Our state is no stranger to oil and gas drilling. In fact, one of the earliest commercial U.S. oil wells was discovered in 1829 by a man boring for salt brine on a farm in Cumberland County.
Nonrenewable resources such as petroleum and natural gas are major sources of energy generation. According to the Kentucky Waterways Alliance
, there are an estimated 6,000 shale gas wells producing between 50 and 70 billion cubic feet of gas annually in Kentucky. Many of the wells are located in the Big Sandy gas field of Floyd, Knott, Letcher, Martin and Pike Counties.
Another ancient geologic layer known as the Rogersville shale has recently drawn the attention of companies looking to unlock oil and gas from deep underground. The shale lies in a basin called the Rome Trough, which in Kentucky curves southwest from Lawrence County through parts of Central Kentucky and into the southern part of the state.
The development of horizontal drilling along with hydraulic fracturing, or “fracking,” now allows for drilling down 2 miles or more and then branching off horizontal lines. The potential to tap into this previously unreachable resource has sparked recent interest from oil and gas companies, causing huge jumps in the number of oil and gas leases recorded in Kentucky counties.
Although locking up that acreage does not mean every well will be drilled, the attention is enough to cause concern among residents.
Basics of the Fracking Process
The apprehension stems from the process itself. Fracking involves blasting millions of gallons of high-pressure water directly into the shale layers to create fractures that release oil, gas and natural-gas liquids such as propane and butane locked in tiny pores in the rock. Chemicals are added to the water to dissolve minerals, kill bacteria and reduce friction, while sand is inserted to prop open the fractures.

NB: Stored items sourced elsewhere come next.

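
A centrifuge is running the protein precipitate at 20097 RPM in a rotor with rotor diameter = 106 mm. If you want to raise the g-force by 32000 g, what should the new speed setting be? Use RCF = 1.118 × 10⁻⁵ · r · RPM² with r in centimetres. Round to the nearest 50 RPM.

r = 106 mm / 2 = 53 mm = 5.3 cm
Current RCF = 1.118 × 10⁻⁵ × 5.3 × (20097)² = 1.118 × 10⁻⁵ × 5.3 × 403,889,409 ≈ 23,932.1 × g
Target RCF = 23,932.1 + 32,000 = 55,932.1 × g
N² = 55,932.1 / (5.9254 × 10⁻⁵) = 943,937,962
N ≈ √943,937,962 ≈ 30,723.6

≈ 30700 RPM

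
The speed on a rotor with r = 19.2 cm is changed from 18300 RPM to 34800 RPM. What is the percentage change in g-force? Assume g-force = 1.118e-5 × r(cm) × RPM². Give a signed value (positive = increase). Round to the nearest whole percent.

+262%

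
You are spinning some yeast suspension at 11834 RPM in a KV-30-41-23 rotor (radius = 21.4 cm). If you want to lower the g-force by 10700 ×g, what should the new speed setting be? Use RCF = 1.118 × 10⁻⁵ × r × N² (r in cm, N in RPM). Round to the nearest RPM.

Current RCF = 1.118 × 10⁻⁵ × 21.4 × (11834)² = 1.118 × 10⁻⁵ × 21.4 × 140,043,556 ≈ 33,505.7 × g
Target RCF = 33,505.7 − 10,700 = 22,805.7 × g
N² = 22,805.7 / (23.9252 × 10⁻⁵) = 95,320,833
N ≈ √95,320,833 ≈ 9,763.2

≈ 9763 RPM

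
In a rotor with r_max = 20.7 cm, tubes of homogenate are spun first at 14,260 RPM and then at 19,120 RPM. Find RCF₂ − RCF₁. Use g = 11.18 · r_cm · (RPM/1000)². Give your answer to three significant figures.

RCF₁ = 11.18 × 20.7 × (14.26)² = 11.18 × 20.7 × 203.3476 ≈ 47,059.9 × g
RCF₂ = 11.18 × 20.7 × (19.12)² = 11.18 × 20.7 × 365.5744 ≈ 84,603.4 × g
Increase = 84,603.4 − 47,059.9 = 37,543.5

37500 ×g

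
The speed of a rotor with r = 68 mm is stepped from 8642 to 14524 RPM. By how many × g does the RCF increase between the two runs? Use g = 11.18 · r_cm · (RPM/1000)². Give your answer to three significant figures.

r = 68 mm = 6.8 cm
RCF₁ = 11.18 × 6.8 × (8.642)² = 11.18 × 6.8 × 74.684164 ≈ 5,677.8 × g
RCF₂ = 11.18 × 6.8 × (14.524)² = 11.18 × 6.8 × 210.946576 ≈ 16,037 × g
Increase = 16,037 − 5,677.8 = 10,359.2

10400 × g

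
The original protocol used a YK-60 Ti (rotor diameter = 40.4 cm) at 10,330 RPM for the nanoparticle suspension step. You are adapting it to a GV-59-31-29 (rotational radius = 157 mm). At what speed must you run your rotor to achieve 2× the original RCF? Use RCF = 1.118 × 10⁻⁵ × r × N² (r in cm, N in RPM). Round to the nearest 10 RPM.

Original rotor: r = 40.4 / 2 = 20.2 cm
RCF_original = 1.118 × 10⁻⁵ × 20.2 × (10330)² = 1.118 × 10⁻⁵ × 20.2 × 106,708,900 ≈ 24,098.7 × g
Target RCF = 2 × 24,098.7 ≈ 48,197.4 × g
Your rotor: r = 157 mm = 15.7 cm
48,197.4 = 1.118 × 10⁻⁵ × 15.7 × N²
N² = 48,197.4 / (17.5526 × 10⁻⁵) = 274,588,380
N ≈ √274,588,380 ≈ 16,570.7

≈ 16570 RPM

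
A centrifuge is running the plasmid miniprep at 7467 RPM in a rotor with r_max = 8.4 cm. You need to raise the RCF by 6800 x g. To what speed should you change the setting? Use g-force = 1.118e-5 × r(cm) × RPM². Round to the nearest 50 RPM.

Current RCF = 1.118 × 10⁻⁵ × 8.4 × (7467)² = 1.118 × 10⁻⁵ × 8.4 × 55,756,089 ≈ 5,236.2 × g
Target RCF = 5,236.2 + 6,800 = 12,036.2 × g
N² = 12,036.2 / (9.3912 × 10⁻⁵) = 128,164,665
N ≈ √128,164,665 ≈ 11,321.0

11300 RPM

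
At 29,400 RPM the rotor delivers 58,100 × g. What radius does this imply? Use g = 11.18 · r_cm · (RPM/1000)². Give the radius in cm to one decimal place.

≈ 6.0 cm

58100 = 11.18 × r × (29.4)²
r = 58100 / (11.18 × 864.36) = 58100 / 9663.545 ≈ 6.012 cm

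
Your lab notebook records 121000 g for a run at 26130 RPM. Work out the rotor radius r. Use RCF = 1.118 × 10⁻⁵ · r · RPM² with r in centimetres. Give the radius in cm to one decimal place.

121000 = 1.118 × 10⁻⁵ × r × (26130)²
r = 121000 / (1.118 × 10⁻⁵ × 682,776,900) = 121000 / 7633.446 ≈ 15.851 cm

r ≈ 15.9 cm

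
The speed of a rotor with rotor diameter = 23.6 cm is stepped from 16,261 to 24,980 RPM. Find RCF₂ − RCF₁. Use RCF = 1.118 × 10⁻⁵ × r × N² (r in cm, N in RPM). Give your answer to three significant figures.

≈ 47400 x g

r = 23.6 / 2 = 11.8 cm
RCF₁ = 1.118 × 10⁻⁵ × 11.8 × (16261)² = 1.118 × 10⁻⁵ × 11.8 × 264,420,121 ≈ 34,883.4 × g
RCF₂ = 1.118 × 10⁻⁵ × 11.8 × (24980)² = 1.118 × 10⁻⁵ × 11.8 × 624,000,400 ≈ 82,320.6 × g
Increase = 82,320.6 − 34,883.4 = 47,437.2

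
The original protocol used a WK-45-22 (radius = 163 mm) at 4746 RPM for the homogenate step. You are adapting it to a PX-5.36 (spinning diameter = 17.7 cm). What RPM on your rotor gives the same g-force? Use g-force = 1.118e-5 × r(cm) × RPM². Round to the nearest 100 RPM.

Original rotor: r = 163 mm = 16.3 cm
RCF_original = 1.118 × 10⁻⁵ × 16.3 × (4746)² = 1.118 × 10⁻⁵ × 16.3 × 22,524,516 ≈ 4,104.7 × g
Your rotor: r = 17.7 / 2 = 8.85 cm
4,104.7 = 1.118 × 10⁻⁵ × 8.85 × N²
N² = 4,104.7 / (9.8943 × 10⁻⁵) = 41,485,502
N ≈ √41,485,502 ≈ 6,440.9

≈ 6400 RPM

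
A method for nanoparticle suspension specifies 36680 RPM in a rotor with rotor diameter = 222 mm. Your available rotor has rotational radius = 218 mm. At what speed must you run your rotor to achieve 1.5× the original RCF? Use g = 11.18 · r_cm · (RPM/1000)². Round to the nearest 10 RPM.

32060 RPM

Original rotor: r = 222 mm / 2 = 111 mm = 11.1 cm
RCF_original = 11.18 × 11.1 × (36.68)² = 11.18 × 11.1 × 1,345.4224 ≈ 166,964.2 × g
Target RCF = 1.5 × 166,964.2 ≈ 250,446.3 × g
Your rotor: r = 218 mm = 21.8 cm
250,446.3 = 11.18 × 21.8 × (N/1000)²
(N/1000)² = 250,446.3 / 243.724 = 1027.582
N = 1000 × √1027.582 ≈ 32,055.9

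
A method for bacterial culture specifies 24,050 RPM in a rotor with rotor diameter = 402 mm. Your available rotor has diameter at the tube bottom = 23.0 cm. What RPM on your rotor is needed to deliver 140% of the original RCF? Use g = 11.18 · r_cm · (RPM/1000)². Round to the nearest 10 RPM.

37620 RPM

Original rotor: r = 402 mm / 2 = 201 mm = 20.1 cm
RCF = 11.18 × r × (N/1000)²
RCF_original = 11.18 × 20.1 × (24.05)² = 11.18 × 20.1 × 578.4025 ≈ 129,977.5 × g
Target RCF = 1.4 × 129,977.5 ≈ 181,968.5 × g
Your rotor: r = 23.0 / 2 = 11.5 cm
181,968.5 = 11.18 × 11.5 × (N/1000)²
(N/1000)² = 181,968.5 / 128.57 = 1415.326
N = 1000 × √1415.326 ≈ 37,620.8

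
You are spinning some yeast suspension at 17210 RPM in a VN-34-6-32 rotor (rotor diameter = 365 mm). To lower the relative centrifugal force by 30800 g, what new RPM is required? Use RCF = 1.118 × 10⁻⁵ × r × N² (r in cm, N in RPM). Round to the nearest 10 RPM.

r = 365 mm / 2 = 182.5 mm = 18.25 cm
Current RCF = 1.118 × 10⁻⁵ × 18.25 × (17210)² = 1.118 × 10⁻⁵ × 18.25 × 296,184,100 ≈ 60,431.9 × g
Target RCF = 60,431.9 − 30,800 = 29,631.9 × g
N² = 29,631.9 / (20.4035 × 10⁻⁵) = 145,229,495
N ≈ √145,229,495 ≈ 12,051.1

N₂ ≈ 12050 RPM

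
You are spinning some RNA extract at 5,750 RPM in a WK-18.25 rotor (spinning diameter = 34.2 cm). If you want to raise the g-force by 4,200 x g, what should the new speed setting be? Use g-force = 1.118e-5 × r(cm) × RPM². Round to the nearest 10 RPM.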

The sheer magnitude of high-pressure water fracking operations has many citizens worried about the potential for industrial development and heavy truck traffic in their rural area. Even more concerning are possible spills or leaks that can contaminate the groundwater, seriously harming water quality. Waste disposal in underground injection wells has been linked to small earthquakes. And there’s no denying that fracking adds greenhouse gases to the atmosphere through leakage during gas extraction and carbon dioxide release during burning. And, as we’ve seen from the mining and gas industries, worker injuries
are another fallout of such hazardous processes.
Questions about a Lease or Concerned about Safety?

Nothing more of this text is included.